Files
thptqg2016/docs/system-architecture.md
T

5.2 KiB

System Architecture

Overview

A static serverless design: the entire dataset is packaged into a single SQLite file, gzip-compressed, and served as a static asset via GitHub Pages. The browser downloads it, decompresses it, and queries it in-process using sql.js (SQLite compiled to WebAssembly).

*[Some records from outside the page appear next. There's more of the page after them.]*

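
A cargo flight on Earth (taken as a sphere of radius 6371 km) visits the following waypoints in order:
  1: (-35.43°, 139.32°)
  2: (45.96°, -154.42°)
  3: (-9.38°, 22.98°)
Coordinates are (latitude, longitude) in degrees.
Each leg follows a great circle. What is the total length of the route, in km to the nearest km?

27157 km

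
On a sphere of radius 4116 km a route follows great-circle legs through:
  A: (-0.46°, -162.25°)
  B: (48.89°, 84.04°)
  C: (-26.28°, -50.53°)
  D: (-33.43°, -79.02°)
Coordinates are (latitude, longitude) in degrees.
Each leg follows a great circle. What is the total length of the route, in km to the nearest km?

Leg A→B: central angle 1.8446 rad, distance 7592.5 km.
Leg B→C: central angle 2.4148 rad, distance 9939.4 km.
Leg C→D: central angle 0.4473 rad, distance 1841.2 km.
Total: 7592.5 + 9939.4 + 1841.2 ≈ 19373 km.

19373 km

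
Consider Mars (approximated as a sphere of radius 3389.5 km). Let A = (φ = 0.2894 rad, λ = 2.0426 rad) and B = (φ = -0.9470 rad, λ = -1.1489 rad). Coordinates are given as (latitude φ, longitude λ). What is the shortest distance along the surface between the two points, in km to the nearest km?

8416 km

With latitudes φ₁ = 16.581°, φ₂ = -54.259° and longitude difference Δλ = 177.141°:
Haversine: a = sin²(Δφ/2) + cos φ₁ cos φ₂ sin²(Δλ/2) = 0.3359 + (0.9584)(0.5841)(0.9994) = 0.89538.
Central angle c = 2·arcsin(√a) = 2.48285 rad.
Distance = R·c = 3389.5 × 2.4829 ≈ 8416 km.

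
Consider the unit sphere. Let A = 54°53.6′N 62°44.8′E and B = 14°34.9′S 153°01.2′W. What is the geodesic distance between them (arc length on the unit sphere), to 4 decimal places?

2.2884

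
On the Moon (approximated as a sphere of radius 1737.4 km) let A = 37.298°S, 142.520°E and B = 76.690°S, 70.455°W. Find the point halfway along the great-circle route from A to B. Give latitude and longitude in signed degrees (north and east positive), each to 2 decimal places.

Central angle δ = 1.1196 rad. Interpolating on the sphere with fraction f = 0.5:
P = [sin((1−f)δ)·A + sin(fδ)·B] / sin δ = 0.5901·A + 0.5901·B in Cartesian coordinates,
giving P = (-0.3270, 0.1576, -0.9318), i.e. latitude -68.71°, longitude 154.27°.

-68.71°, 154.27°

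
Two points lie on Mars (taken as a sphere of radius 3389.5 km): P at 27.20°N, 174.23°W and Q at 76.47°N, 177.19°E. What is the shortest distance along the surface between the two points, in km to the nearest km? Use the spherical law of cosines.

In radians: φ₁ = 0.4747, φ₂ = 1.3347, Δλ = -8.580° = -0.1497 rad.
cos c = sin φ₁ sin φ₂ + cos φ₁ cos φ₂ cos Δλ = (0.4571)(0.9722) + (0.8894)(0.2340)(0.9888) = 0.65017,
so c = arccos(0.65017) = 0.86299 rad.
Distance = R·c = 3389.5 × 0.8630 ≈ 2925 km.

2925 km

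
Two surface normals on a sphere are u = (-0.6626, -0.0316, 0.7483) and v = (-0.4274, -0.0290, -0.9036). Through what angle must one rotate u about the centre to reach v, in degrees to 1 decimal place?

u·v = -0.3921; |u| = 1.0000, |v| = 1.0000.
cos θ = (u·v)/(|u||v|) = -0.3921, so θ = 113.1°.

113.1°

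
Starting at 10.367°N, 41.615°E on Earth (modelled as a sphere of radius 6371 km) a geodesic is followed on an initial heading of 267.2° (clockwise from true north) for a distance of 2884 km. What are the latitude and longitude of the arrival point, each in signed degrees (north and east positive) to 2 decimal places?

8.09°, 15.43°

Angular distance δ = d/R = 2884/6371 = 0.45268 rad; initial bearing θ = 4.6635 rad.
sin φ₂ = sin φ₁ cos δ + cos φ₁ sin δ cos θ = (0.1800)(0.8993) + (0.9837)(0.4374)(-0.0488) = 0.1408, so φ₂ = 8.09°.
Δλ = atan2(sin θ sin δ cos φ₁, cos δ − sin φ₁ sin φ₂) = atan2(-0.4297, 0.8739) = -26.184°.
λ₂ = 41.615° − 26.184° = 15.43°.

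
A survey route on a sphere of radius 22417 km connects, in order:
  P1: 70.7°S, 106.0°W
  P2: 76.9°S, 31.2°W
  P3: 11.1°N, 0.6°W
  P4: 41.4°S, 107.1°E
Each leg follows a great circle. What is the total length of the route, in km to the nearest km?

Leg P1→P2: central angle 0.3514 rad, distance 7878.1 km.
Leg P2→P3: central angle 1.5669 rad, distance 35124.5 km.
Leg P3→P4: central angle 1.9296 rad, distance 43254.8 km.
Total: 7878.1 + 35124.5 + 43254.8 ≈ 86257 km.

86257 km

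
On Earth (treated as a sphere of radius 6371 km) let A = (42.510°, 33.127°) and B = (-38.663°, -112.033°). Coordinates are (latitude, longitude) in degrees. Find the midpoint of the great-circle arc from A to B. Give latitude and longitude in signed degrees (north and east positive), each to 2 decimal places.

6.37°, -44.69°

Central angle δ = 2.6783 rad. Interpolating on the sphere with fraction f = 0.5:
P = [sin((1−f)δ)·A + sin(fδ)·B] / sin δ = 2.1777·A + 2.1777·B in Cartesian coordinates,
giving P = (0.7065, -0.6990, 0.1110), i.e. latitude 6.37°, longitude -44.69°.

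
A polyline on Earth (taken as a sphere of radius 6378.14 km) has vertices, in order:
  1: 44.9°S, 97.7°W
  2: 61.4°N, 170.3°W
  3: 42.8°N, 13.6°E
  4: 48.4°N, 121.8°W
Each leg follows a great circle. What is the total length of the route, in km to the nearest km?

Leg 1→2: central angle 2.1157 rad, distance 13494.3 km.
Leg 2→3: central angle 1.3221 rad, distance 8432.7 km.
Leg 3→4: central angle 1.4089 rad, distance 8985.9 km.
Total: 13494.3 + 8432.7 + 8985.9 ≈ 30913 km.

30913 km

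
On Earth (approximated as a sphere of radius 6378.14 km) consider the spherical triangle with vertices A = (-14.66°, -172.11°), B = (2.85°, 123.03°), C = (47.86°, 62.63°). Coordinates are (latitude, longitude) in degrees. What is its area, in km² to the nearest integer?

30575298 km²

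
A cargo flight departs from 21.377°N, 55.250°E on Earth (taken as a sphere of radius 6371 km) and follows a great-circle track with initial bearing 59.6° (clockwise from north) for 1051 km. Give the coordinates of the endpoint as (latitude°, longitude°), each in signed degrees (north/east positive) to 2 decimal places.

Angular distance δ = d/R = 1051/6371 = 0.16497 rad; initial bearing θ = 1.0402 rad.
sin φ₂ = sin φ₁ cos δ + cos φ₁ sin δ cos θ = (0.3645)(0.9864) + (0.9312)(0.1642)(0.5060) = 0.4369, so φ₂ = 25.91°.
Δλ = atan2(sin θ sin δ cos φ₁, cos δ − sin φ₁ sin φ₂) = atan2(0.1319, 0.8272) = 9.060°.
λ₂ = 55.250° + 9.060° = 64.31°.

25.91°, 64.31°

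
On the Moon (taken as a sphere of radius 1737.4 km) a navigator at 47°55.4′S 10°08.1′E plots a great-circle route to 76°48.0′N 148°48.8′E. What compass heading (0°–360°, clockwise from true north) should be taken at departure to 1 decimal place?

16.0°

Δλ = 138.678° = 2.4204 rad.
y = sin Δλ · cos φ₂ = (0.6603)(0.2284) = 0.1508
x = cos φ₁ sin φ₂ − sin φ₁ cos φ₂ cos Δλ = (0.6701)(0.9736) − (-0.7422)(0.2284)(-0.7510) = 0.5251
θ = atan2(y, x) = 16.02°, so the bearing is 16.0°.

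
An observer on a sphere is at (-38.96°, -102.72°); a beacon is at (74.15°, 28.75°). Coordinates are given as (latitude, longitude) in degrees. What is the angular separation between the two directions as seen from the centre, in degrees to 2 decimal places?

138.20°

In radians: φ₁ = -0.6800, φ₂ = 1.2942, Δλ = 131.470° = 2.2946 rad.
cos c = sin φ₁ sin φ₂ + cos φ₁ cos φ₂ cos Δλ = (-0.6288)(0.9620) + (0.7776)(0.2731)(-0.6622) = -0.74551,
so c = arccos(-0.74551) = 2.41210 rad.
So the angular separation is 138.20°.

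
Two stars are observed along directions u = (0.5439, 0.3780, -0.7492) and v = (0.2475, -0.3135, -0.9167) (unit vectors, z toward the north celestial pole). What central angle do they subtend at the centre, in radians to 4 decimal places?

0.7913 rad

u·v = 0.7029; |u| = 1.0000, |v| = 0.9999.
cos θ = (u·v)/(|u||v|) = 0.7029, so θ = 0.7913 rad.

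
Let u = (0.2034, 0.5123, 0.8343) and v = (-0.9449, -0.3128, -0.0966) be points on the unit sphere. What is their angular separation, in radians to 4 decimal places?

u·v = -0.4330; |u| = 0.9999, |v| = 1.0000.
cos θ = (u·v)/(|u||v|) = -0.4331, so θ = 2.0187 rad.

2.0187 rad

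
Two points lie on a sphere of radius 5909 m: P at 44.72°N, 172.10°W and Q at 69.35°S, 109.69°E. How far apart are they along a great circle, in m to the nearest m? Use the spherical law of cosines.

13138 m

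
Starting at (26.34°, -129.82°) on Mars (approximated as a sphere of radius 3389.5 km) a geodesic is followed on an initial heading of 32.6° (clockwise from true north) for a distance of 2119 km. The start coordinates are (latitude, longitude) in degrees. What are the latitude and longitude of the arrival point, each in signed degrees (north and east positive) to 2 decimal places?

Angular distance δ = d/R = 2119/3389.5 = 0.62517 rad; initial bearing θ = 0.5690 rad.
sin φ₂ = sin φ₁ cos δ + cos φ₁ sin δ cos θ = (0.4437)(0.8109) + (0.8962)(0.5852)(0.8425) = 0.8016, so φ₂ = 53.29°.
Δλ = atan2(sin θ sin δ cos φ₁, cos δ − sin φ₁ sin φ₂) = atan2(0.2826, 0.4552) = 31.831°.
λ₂ = -129.820° + 31.831° = -97.99°.

53.29°, -97.99°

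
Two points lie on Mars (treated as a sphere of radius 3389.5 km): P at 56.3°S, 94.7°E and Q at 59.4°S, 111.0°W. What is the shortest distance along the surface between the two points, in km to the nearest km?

3698 km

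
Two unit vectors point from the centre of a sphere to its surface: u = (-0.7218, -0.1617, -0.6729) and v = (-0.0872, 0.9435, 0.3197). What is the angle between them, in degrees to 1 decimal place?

107.7°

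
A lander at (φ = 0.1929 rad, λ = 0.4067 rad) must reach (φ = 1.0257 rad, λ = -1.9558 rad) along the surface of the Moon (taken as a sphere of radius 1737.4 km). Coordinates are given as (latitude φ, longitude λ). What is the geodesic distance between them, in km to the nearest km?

With latitudes φ₁ = 11.052°, φ₂ = 58.768° and longitude difference Δλ = -135.361°:
cos c = sin φ₁ sin φ₂ + cos φ₁ cos φ₂ cos Δλ = (0.1917)(0.8551) + (0.9815)(0.5185)(-0.7116) = -0.19817,
so c = arccos(-0.19817) = 1.77029 rad.
Distance = R·c = 1737.4 × 1.7703 ≈ 3076 km.

3076 km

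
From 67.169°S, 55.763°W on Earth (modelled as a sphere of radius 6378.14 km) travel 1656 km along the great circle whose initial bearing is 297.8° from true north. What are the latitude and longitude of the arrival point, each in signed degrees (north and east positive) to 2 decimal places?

Angular distance δ = d/R = 1656/6378.14 = 0.25964 rad; initial bearing θ = 5.1976 rad.
sin φ₂ = sin φ₁ cos δ + cos φ₁ sin δ cos θ = (-0.9217)(0.9665) + (0.3880)(0.2567)(0.4664) = -0.8443, so φ₂ = -57.60°.
Δλ = atan2(sin θ sin δ cos φ₁, cos δ − sin φ₁ sin φ₂) = atan2(-0.0881, 0.1883) = -25.075°.
λ₂ = -55.763° − 25.075° = -80.84°.

-57.60°, -80.84°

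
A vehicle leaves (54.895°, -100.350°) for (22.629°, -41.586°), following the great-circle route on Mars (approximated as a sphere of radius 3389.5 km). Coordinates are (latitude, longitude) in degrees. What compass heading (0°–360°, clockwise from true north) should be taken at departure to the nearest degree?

With φ₁ = 0.9581, φ₂ = 0.3950, Δλ = 1.0256 rad, the forward-azimuth formula gives
θ = atan2( sin Δλ cos φ₂ , cos φ₁ sin φ₂ − sin φ₁ cos φ₂ cos Δλ ) = atan2(0.7892, -0.1703) = 102.18°.
So the initial bearing is 102°.

102°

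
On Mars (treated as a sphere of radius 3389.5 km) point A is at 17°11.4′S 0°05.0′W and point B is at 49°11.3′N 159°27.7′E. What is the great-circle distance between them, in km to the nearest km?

In radians: φ₁ = -0.3000, φ₂ = 0.8585, Δλ = 159.545° = 2.7846 rad.
cos c = sin φ₁ sin φ₂ + cos φ₁ cos φ₂ cos Δλ = (-0.2955)(0.7569) + (0.9553)(0.6536)(-0.9369) = -0.80869,
so c = arccos(-0.80869) = 2.51273 rad.
Distance = R·c = 3389.5 × 2.5127 ≈ 8517 km.

8517 km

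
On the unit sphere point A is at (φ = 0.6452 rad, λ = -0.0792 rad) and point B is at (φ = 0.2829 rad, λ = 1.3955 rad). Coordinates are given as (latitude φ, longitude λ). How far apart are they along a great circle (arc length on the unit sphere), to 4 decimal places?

Let φ₁ = 0.6452 rad, φ₂ = 0.2829 rad, and Δλ = 1.4747 rad.
cos c = sin φ₁ sin φ₂ + cos φ₁ cos φ₂ cos Δλ = (0.6014)(0.2791) + (0.7990)(0.9602)(0.0959) = 0.24148,
so c = arccos(0.24148) = 1.32691 rad.
On the unit sphere the arc length equals the central angle: 1.3269.

1.3269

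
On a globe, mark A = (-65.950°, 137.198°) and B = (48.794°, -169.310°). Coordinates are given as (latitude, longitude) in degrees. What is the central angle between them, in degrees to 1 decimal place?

In radians: φ₁ = -1.1510, φ₂ = 0.8516, Δλ = 53.492° = 0.9336 rad.
Haversine: a = sin²(Δφ/2) + cos φ₁ cos φ₂ sin²(Δλ/2) = 0.7093 + (0.4075)(0.6588)(0.2025) = 0.76366.
Central angle c = 2·arcsin(√a) = 2.12623 rad.
So the angular separation is 121.8°.

121.8°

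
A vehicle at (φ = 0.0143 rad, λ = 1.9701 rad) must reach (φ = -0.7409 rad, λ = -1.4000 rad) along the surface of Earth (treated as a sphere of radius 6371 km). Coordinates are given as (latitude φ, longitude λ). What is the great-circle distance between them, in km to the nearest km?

Let φ₁ = 0.0143 rad, φ₂ = -0.7409 rad, and Δλ = 2.9131 rad.
Haversine: a = sin²(Δφ/2) + cos φ₁ cos φ₂ sin²(Δλ/2) = 0.1359 + (0.9999)(0.7379)(0.9870) = 0.86413.
Central angle c = 2·arcsin(√a) = 2.38657 rad.
Distance = R·c = 6371 × 2.3866 ≈ 15205 km.

15205 km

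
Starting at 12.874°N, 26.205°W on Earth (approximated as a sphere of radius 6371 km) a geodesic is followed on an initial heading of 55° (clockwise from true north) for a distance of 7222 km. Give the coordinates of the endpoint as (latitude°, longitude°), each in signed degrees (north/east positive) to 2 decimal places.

36.93°, 41.98°

Angular distance δ = d/R = 7222/6371 = 1.13357 rad; initial bearing θ = 0.9599 rad.
sin φ₂ = sin φ₁ cos δ + cos φ₁ sin δ cos θ = (0.2228)(0.4234) + (0.9749)(0.9059)(0.5736) = 0.6009, so φ₂ = 36.93°.
Δλ = atan2(sin θ sin δ cos φ₁, cos δ − sin φ₁ sin φ₂) = atan2(0.7234, 0.2895) = 68.187°.
λ₂ = -26.205° + 68.187° = 41.98°.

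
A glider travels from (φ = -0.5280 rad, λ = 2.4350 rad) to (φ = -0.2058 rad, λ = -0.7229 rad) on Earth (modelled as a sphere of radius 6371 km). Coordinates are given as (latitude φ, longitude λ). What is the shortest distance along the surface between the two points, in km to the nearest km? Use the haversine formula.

In radians: φ₁ = -0.5280, φ₂ = -0.2058, Δλ = 179.066° = 3.1253 rad.
Haversine: a = sin²(Δφ/2) + cos φ₁ cos φ₂ sin²(Δλ/2) = 0.0257 + (0.8638)(0.9789)(0.9999) = 0.87126.
Central angle c = 2·arcsin(√a) = 2.40762 rad.
Distance = R·c = 6371 × 2.4076 ≈ 15339 km.

15339 km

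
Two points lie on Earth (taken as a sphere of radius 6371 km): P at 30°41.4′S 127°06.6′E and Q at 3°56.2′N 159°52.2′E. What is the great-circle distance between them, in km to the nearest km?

5188 km

In radians: φ₁ = -0.5356, φ₂ = 0.0687, Δλ = 32.760° = 0.5718 rad.
cos c = sin φ₁ sin φ₂ + cos φ₁ cos φ₂ cos Δλ = (-0.5104)(0.0687) + (0.8599)(0.9976)(0.8409) = 0.68642,
so c = arccos(0.68642) = 0.81425 rad.
Distance = R·c = 6371 × 0.8142 ≈ 5188 km.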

┌─────────────────┐   build      ┌──────────────────────┐
│  data/*.xlsx    │ ───────────▶ │ scripts/             │
│  (mixed formats)│              │  build-database.js   │
└─────────────────┘              │  (Node + xlsx +      │
                                 │   better-sqlite3)    │
                                 └──────────┬───────────┘
                                            │
                                            ▼
                                 ┌──────────────────────┐
                                 │ public/thptqg2016.db │
                                 └──────────┬───────────┘
                                            │ gzip -9 (CI)
                                            ▼
                                 ┌──────────────────────┐
                                 │ dist/thptqg2016.db.gz│
                                 │ dist/assets/*        │  ◀── Vite build
                                 └──────────┬───────────┘
                                            │ upload-pages-artifact
                                            ▼
                                    GitHub Pages CDN
                                            │
                                            ▼
                         ┌──────────────────────────────────┐
                         │ Browser                          │
                         │  ┌────────────────────────────┐  │
                         │  │ useSqlite hook             │  │
                         │  │  fetch(.db.gz) + stream    │  │
                         │  │  DecompressionStream gzip  │  │
                         │  │  sql.js WASM (from CDN)    │  │
                         │  └─────────────┬──────────────┘  │
                         │                ▼                  │
                         │  ┌────────────────────────────┐  │
                         │  │ React UI                   │  │
                         │  │  - SearchForm / ScoreTable │  │
                         │  │  - CustomQuery (SQL editor)│  │
                         │  └────────────────────────────┘  │
                         └──────────────────────────────────┘

Build-time data flow

  1. Developer drops Excel files into data/.
  2. npm run build:db reads every file; for each one:
    • Detects the header row against a KNOWN_HEADERS set.
    • Picks a format: separate-scores (one column per subject) vs. mapped (single DIEM_THI string).
    • Parses each row into a canonical 18-column record.
    • INSERT OR REPLACE into SQLite (primary key = so_bao_danh handles duplicates).
  3. VACUUM shrinks the file.
  4. CI runs gzip -k -9.db.gz.

Runtime flow

  1. Page loads → React mounts → useSqlite("thptqg2016.db.gz").
  2. Streaming fetch with a progress bar (driven by Content-Length).
  3. DecompressionStream("gzip") decompresses on the fly.
  4. sql.js loads its WASM from https://sql.js.org/dist/sql-wasm.wasm.
  5. new SQL.Database(Uint8Array) — DB is now in RAM.
  6. Each search / query → db.prepare() + stmt.step() loop → render.

Design decisions

Concern Choice Rationale
Storage Static SQLite file No backend needed; dataset is frozen
Compression gzip in CI, DecompressionStream in browser Native browser API; no extra library
WASM hosting sql.js.org CDN Smaller self-hosted artifact
Diacritics search Pre-computed ho_ten_ascii column LOWER(REPLACE(...)) at query time defeats the index
SQL safety Leading-keyword allowlist sql.js is in-memory so writes don't persist, but the allowlist prevents user confusion
Row caps 100 (lookup), 1000 (SQL) Keep DOM render sizes reasonable

Risks and limitations

  • DB size: tens of MB gzipped — slow links have a visible wait; mitigated by the progress bar.
  • Browser memory: the full DB lives in RAM; older mobile devices may OOM.
  • Dependency on sql.js.org: if that CDN is unreachable, WASM fails to load.
  • Excel format drift: a new source file with an unseen header layout needs a new branch in detectFormat().